“Elizabeth Smart is back home. Her parents are happy, the world is happy. But is she happy?”
Certainly, I’ll never know for sure. But it is an interesting question, whose possible answer is being muddied by all the talk of “brainwashing” and “mind control” being tossed around.
Those concepts, which one might have thought a nostalgic relic of the days of Charlie Manson and Patty Hearst, are being called into service to address a question obvious to anyone who thought twice about the resolution of this public drama: Why didn’t Elizabeth make any attempt to run away, at any point? Why, even upon being found by her saviors, the police, did she refuse to admit she was Elizabeth Smart? In my favorite touch, her response to police insistence that, come off it, she was Elizabeth Smart, was a coyly Biblical “thou sayest.”
Of course, if someone takes control of someone else’s very survival and controls all the information that person receives—which seems to be what happened to Elizabeth vis à vis the strangely charismatic street freak “Emmanuel” (and is not unlike what happens in any strict religious family)—it becomes easier to implant certain ideas and make them stick. In other contexts, this is called “socialization,” but when we don’t like the ideas and thoughts thus influenced, it becomes mind control. Reason
Unlike this essayist, it is not simply because it offends my notion of free will that I question the ‘mind control’ assertions in the Smart case. While brainwashing exists, it simply may not be an applicable notion in this case, where Smart may have just chosen to be with her ‘captor’, period. Don’t I recall from news coverage of her disappearance that questions of her cooperation with her ‘abductor’ arose from the start?
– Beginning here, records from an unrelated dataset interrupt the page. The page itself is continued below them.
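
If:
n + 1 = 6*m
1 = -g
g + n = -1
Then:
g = -1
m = 1/6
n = 0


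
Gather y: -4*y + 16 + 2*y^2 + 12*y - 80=2*y^2 + 8*y - 64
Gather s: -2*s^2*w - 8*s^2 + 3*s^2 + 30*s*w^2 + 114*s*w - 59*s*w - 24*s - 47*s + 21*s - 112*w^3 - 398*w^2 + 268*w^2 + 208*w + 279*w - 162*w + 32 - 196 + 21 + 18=s^2*(-2*w - 5) + s*(30*w^2 + 55*w - 50) - 112*w^3 - 130*w^2 + 325*w - 125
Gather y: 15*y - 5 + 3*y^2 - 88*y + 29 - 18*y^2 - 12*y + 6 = -15*y^2 - 85*y + 30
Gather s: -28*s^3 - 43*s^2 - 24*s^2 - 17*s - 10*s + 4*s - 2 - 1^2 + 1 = -28*s^3 - 67*s^2 - 23*s - 2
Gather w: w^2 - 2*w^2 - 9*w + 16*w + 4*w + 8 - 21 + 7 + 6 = -w^2 + 11*w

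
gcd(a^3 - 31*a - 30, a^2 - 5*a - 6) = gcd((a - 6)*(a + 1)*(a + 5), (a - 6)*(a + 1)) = a^2 - 5*a - 6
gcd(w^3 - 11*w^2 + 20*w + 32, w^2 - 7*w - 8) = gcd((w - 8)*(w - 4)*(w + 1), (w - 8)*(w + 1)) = w^2 - 7*w - 8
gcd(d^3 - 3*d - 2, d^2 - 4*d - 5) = d + 1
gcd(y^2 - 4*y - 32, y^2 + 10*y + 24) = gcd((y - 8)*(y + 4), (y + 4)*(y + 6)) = y + 4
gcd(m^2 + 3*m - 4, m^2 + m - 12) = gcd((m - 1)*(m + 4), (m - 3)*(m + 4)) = m + 4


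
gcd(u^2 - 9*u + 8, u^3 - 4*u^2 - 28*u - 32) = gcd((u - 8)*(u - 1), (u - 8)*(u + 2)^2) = u - 8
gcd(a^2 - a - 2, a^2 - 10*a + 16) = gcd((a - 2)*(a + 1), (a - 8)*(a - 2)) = a - 2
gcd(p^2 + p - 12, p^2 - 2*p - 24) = p + 4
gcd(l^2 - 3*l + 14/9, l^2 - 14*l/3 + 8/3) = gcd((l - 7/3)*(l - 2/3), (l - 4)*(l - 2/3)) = l - 2/3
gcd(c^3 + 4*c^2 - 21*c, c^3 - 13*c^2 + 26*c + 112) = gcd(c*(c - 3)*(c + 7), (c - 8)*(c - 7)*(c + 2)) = 1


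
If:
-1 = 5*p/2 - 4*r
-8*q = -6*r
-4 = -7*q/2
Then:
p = 214/105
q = 8/7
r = 32/21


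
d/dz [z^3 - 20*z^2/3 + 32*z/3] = 3*z^2 - 40*z/3 + 32/3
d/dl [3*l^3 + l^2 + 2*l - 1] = 9*l^2 + 2*l + 2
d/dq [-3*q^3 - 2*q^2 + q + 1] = -9*q^2 - 4*q + 1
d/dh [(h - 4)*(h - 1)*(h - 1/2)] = 3*h^2 - 11*h + 13/2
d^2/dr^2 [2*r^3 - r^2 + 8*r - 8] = 12*r - 2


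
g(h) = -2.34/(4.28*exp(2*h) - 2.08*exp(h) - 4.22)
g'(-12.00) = 0.00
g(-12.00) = 0.55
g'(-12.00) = 0.00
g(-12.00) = 0.55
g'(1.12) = 0.20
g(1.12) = -0.08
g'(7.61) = 0.00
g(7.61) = -0.00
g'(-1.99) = -0.01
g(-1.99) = 0.53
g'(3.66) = 0.00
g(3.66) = -0.00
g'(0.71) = 0.85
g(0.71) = -0.25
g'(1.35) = 0.11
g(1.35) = -0.05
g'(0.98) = 0.30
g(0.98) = -0.11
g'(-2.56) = -0.01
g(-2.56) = 0.54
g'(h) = -2.34*(-8.56*exp(2*h) + 2.08*exp(h))/(4.28*exp(2*h) - 2.08*exp(h) - 4.22)^2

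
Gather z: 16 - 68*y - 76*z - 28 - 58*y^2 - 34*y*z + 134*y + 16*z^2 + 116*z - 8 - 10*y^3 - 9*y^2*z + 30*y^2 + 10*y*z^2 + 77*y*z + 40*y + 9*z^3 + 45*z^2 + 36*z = -10*y^3 - 28*y^2 + 106*y + 9*z^3 + z^2*(10*y + 61) + z*(-9*y^2 + 43*y + 76) - 20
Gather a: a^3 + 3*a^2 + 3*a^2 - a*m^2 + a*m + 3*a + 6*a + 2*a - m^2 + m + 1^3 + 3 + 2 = a^3 + 6*a^2 + a*(-m^2 + m + 11) - m^2 + m + 6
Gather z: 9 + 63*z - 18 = 63*z - 9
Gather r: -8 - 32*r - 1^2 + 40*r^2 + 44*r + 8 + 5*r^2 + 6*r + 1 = 45*r^2 + 18*r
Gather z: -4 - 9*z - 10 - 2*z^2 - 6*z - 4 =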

I agree; it bears repeating that ‘brainwashing’ or ‘mind control’ are merely socialization where we don’t hold with the outcome. In a similar fashion, ‘sects’ or ‘cults’ are arguably merely groups sharing a common belief, perhaps with a charismatic leader, which we find objectionable. Sociologically, for example, is the U.S. Army distinguishable from a cult? Induction is sui generis to indoctrination. I have yet to see a good definition of these terms that is not relative or value-laden. Perhaps we can reach a consensus on the social dangerousness of various groups — do they use manipulative or misleading tactics to proselytize or recruit? do they prey on the weak? exploit recruits’ resources or labor? have a double standard of values for the leader(s) as contrasted with the rank and file? prevent members unsupervised freedom of expression? Perhaps we should be very careful not to call a group a ‘cult’ unless all or most of these criteria are met, and then to acknowledge that it is just a matter of social consensus in labelling a particular group offensive or undesireable.
It also bears noting that the kidnapping of members back from ‘cults’ to be ‘deprogrammed’ by their families may, arguably, do similar harm to that we claim the ‘cult’ did. At the start of my psychiatric career, I was a close observer of a case in which an adult child of professional, affluent Boston parents was kidnapped back from the Hare Krishnas when he was about to sign his trust fund over to the group as a donation. The parents had him committed involuntarily to a local psychiatric hospital, claiming he was unable as a result of mental illness (what mental illness?) to care for himself. They had hired a famous deprogrammer, so much in demand that there would be a delay before he could take on the care of their son, and they were hoping to keep the young man hospitalized pending that outcome. The psychiatric assessment he received at the hospital suggested he was not suffering from a mental illness although he had some deficiencies in social skills that probably made the structure of a religious discipleship useful to him! He successfully fought his commitment and planned to bring countersuit against his parents for kidnapping him. No one is suggesting it is easy, and I am not sure what I would do as a parent in a similar position, but, yes indeed, it does appear all relative.